What: From Morning to Midnight
Where: National Theatre, SE1
When: Until 26th January
Price: Various
So here you are. You’ve watched all the Salvador Dali films in the house, knitted all the hipster beanies you need, the bars in Shoreditch are too mainstream on a Friday night and you’ve already spent hours listening to unknown bands on Soundcloud. So what next? Well, you get yourself a ticket for a German expressionist play at the National Theatre, obvs.
So if this is your plan, let me talk you through the pros and cons.
First pro is that you’re unlikely to see it again for a long time: From Morning to Midnight, Georg Kaiser’s master-work has not had much airing since its premiere in 1917. Basically, now’s your chance.

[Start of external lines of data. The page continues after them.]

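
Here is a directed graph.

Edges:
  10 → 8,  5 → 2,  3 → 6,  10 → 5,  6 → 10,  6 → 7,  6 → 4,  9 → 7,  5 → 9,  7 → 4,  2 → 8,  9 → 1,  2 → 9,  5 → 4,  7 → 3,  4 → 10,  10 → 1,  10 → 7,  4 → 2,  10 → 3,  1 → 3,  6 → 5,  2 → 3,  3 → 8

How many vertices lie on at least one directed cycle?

A vertex is on a directed cycle iff it belongs to a strongly connected component of size ≥ 2 (or has a self-loop).
The vertices on cycles are {1, 2, 3, 4, 5, 6, 7, 9, 10} — 9 in total.

9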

Secondly, and this is quite a major one, taking the lead role as the Clerk is Adam Godley. Doesn’t ring a bell? Charlie’s dad in the 2005 Charlie and the Chocolate Factory film, Elliot Schwartz in Breaking Bad, he’s been in heaps of TV and theatre. Nominated multiple times for the Oliver Award and winner of numerous other awards, Godley is basically the only actor in the cast who got what the play was about. Oh wait, that’s a spoiler – more of in the cons. Anyway, Godley really brings the existentialist angst to this performance. Playing the boring, middle-aged clerk with a repetitive life and a repetitive job, he evolves as a character from his infatuation for a travelling Italian lady to his quest to find the meaning of life. In a 24 hour whirl, he tries out the thrills of life, looking for meaning in adrenaline, debauchery and religion. Comic but tragic, the clerk is self-aware of his failings and yet desperate to discover an underlying truth – the epitome of the expressionist hero.

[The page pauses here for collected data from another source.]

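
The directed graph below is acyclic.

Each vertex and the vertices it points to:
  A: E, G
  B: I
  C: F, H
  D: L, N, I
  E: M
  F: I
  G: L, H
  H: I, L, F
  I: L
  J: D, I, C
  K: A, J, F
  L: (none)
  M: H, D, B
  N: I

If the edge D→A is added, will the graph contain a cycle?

Adding D→A creates a cycle iff A can already reach D.
Path from A: A → E → M → D.
So A → … → D → A is a cycle.

Yes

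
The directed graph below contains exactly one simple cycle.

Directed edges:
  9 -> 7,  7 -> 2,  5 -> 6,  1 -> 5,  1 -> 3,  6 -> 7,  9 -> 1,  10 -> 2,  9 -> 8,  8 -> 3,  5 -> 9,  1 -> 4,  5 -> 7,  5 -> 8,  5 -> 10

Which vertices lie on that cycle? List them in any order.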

Next up, all praise to Soutra Gilmour, the stage designer. This really makes the production stand out, creating surreal and often disquieting sets, framing and highlighting the spiritual angst which the play conveys. In many ways, the stage design speaks more than the actual cast, and certainly more convincingly. A giant clock towers over the stage, a reminder of the limited time that the clerk, and indeed everyone, has left. Below, the people scurry in pursuit of pointless activities and empty pleasures. The thrill of a bike race is marvellously rendered, the excitement of a non-existent crowd palpable. Bed sheets turn to snow and snow to waves as the clerk goes on his journey form his domestic repetition to the urban life outside. Houses collapse, lightning strikes, banks are robbed – this is all done seamlessly, with props being reused inventively to create a dream like stage geometry. All is set to almost constant refrain from Wagner’s Tannhouser., which sometimes works and sometimes doesn’t, but definitely adds to the overall angst of the viewer.
And now for the negatives of this production. It’s hollow, it’s predictable and it’s flat.

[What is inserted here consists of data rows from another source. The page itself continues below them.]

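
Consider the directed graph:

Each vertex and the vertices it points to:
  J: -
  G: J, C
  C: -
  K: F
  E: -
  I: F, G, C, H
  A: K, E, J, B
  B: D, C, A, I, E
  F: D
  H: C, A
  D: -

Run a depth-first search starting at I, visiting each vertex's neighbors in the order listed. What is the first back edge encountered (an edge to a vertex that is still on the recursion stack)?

DFS from I (visiting each vertex's neighbors in the order listed); mark gray on enter, black on exit:
I gray
  F gray
    D gray
    D black
  F black
  G gray
    J gray
    J black
    C gray
    C black
  G black
  I→C: C black — skip
  H gray
    H→C: C black — skip
    A gray
      K gray
        K→F: F black — skip
      K black
      E gray
      E black
      A→J: J black — skip
      B gray
        B→D: D black — skip
        B→C: C black — skip
        B→A: A is gray → back edge
First back edge: B → A.

B→A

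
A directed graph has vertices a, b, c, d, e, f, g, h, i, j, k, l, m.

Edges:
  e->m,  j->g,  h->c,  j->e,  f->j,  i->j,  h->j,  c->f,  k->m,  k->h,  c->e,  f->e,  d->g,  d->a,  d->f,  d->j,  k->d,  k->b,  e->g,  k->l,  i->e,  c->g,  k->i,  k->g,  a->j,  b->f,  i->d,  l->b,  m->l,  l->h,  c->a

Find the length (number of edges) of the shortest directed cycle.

For each vertex v, BFS finds the shortest path from v back to v.
The shortest such closed walk is b → f → e → m → l → b, length 5.

5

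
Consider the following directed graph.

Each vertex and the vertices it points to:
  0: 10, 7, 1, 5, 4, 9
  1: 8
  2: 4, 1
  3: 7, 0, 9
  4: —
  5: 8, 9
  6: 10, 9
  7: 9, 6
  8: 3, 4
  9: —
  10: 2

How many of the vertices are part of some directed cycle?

9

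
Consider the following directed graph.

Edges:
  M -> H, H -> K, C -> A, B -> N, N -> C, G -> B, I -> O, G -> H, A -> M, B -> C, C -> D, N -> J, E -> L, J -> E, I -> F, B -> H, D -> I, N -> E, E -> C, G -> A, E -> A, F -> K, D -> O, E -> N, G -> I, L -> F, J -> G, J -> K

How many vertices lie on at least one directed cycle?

5

A vertex is on a directed cycle iff it belongs to a strongly connected component of size ≥ 2 (or has a self-loop).
The vertices on cycles are {B, E, G, J, N} — 5 in total.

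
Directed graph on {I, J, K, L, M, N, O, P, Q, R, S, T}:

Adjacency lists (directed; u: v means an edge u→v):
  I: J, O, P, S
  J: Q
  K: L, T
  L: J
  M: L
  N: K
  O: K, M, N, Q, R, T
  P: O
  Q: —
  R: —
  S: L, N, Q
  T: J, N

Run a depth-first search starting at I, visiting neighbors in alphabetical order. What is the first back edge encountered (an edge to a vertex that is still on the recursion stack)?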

The overall production is striking and impressive – but overwhelming. The constant flashes, music and stage surprises, though wonderful and ingenious, do nothing to improve your interest in the clerk’s fate. Is he going to find the meaning of life in religion? Is he going to get caught? Will he go back to his previous lifestyle? You just don’t care. And the truth is none of the cast members seem to either. With the notable exception of Godley, no one seems to have got into their part, or even be aware that their lines are part of a dialogue.
All in all, a trip to From Morning to Midnight may be better than another evening polishing your fixed gear bike, but only just.